Details
-
Bug
-
Status: Open
-
P3
-
Resolution: Unresolved
-
None
-
None
Description
I am running with --requirements_file requirements.txt, which contains:
google-cloud-datastore
Unfortunately, when attempting to run this on the cloud dataflow, I get the following error trying to build the requirements:
Collecting setuptools (from protobuf>=3.0.0->google-cloud-core<0.24dev,>=0.23.1->google-cloud-datastore->-r requirements.txt (line 3)) File was already downloaded /var/folders/94/wngs1jw91_n2_jjjrfljtqrc0000gn/T/dataflow-requirements-cache/setuptools-34.3.2.zip Complete output from command python setup.py egg_info: Traceback (most recent call last): File "<string>", line 1, in <module> File "setuptools/__init__.py", line 12, in <module> import setuptools.version File "setuptools/version.py", line 1, in <module> import pkg_resources File "pkg_resources/__init__.py", line 70, in <module> import packaging.version ImportError: No module named packaging.version
Looking online https://github.com/pypa/setuptools/issues/937 , it appears this is due to "pip asking setuptools to build itself (from source dist), which is no longer supported."

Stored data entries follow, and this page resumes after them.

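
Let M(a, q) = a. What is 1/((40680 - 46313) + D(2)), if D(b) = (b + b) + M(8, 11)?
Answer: -1/5621 ≈ -0.00017790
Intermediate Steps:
D(b) = 8 + 2*b (D(b) = (b + b) + 8 = 2*b + 8 = 8 + 2*b)
1/((40680 - 46313) + D(2)) = 1/((40680 - 46313) + (8 + 2*2)) = 1/(-5633 + (8 + 4)) = 1/(-5633 + 12) = 1/(-5621) = -1/5621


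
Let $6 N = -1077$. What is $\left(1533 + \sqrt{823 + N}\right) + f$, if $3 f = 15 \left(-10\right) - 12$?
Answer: $1479 + \frac{3 \sqrt{286}}{2} \approx 1504.4$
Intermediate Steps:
$N = - \frac{359}{2}$ ($N = \frac{1}{6} \left(-1077\right) = - \frac{359}{2} \approx -179.5$)
$f = -54$ ($f = \frac{15 \left(-10\right) - 12}{3} = \frac{-150 - 12}{3} = \frac{1}{3} \left(-162\right) = -54$)
$\left(1533 + \sqrt{823 + N}\right) + f = \left(1533 + \sqrt{823 - \frac{359}{2}}\right) - 54 = \left(1533 + \sqrt{\frac{1287}{2}}\right) - 54 = \left(1533 + \frac{3 \sqrt{286}}{2}\right) - 54 = 1479 + \frac{3 \sqrt{286}}{2}$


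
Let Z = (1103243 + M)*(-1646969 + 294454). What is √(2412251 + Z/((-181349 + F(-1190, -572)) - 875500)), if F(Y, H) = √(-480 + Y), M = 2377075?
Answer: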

I'm not sure what the correct fix is here...since protobuf depends on setuptools, and a lot of Google libraries depend on protobuf. Seems there is no way to list protobuf/setuptools as being "provided" by the beam runtime (ie https://github.com/pypa/pip/issues/3090).
I'm going to try using my own setup.py next and see if I can skirt around the issue, but this definitely seems like a bug with beam's requirements packager asking for too much?
In the case of GCE, I compile my dependencies into a docker image that extends the base GCE images (and lets me use binary installs), not sure something like that would work here?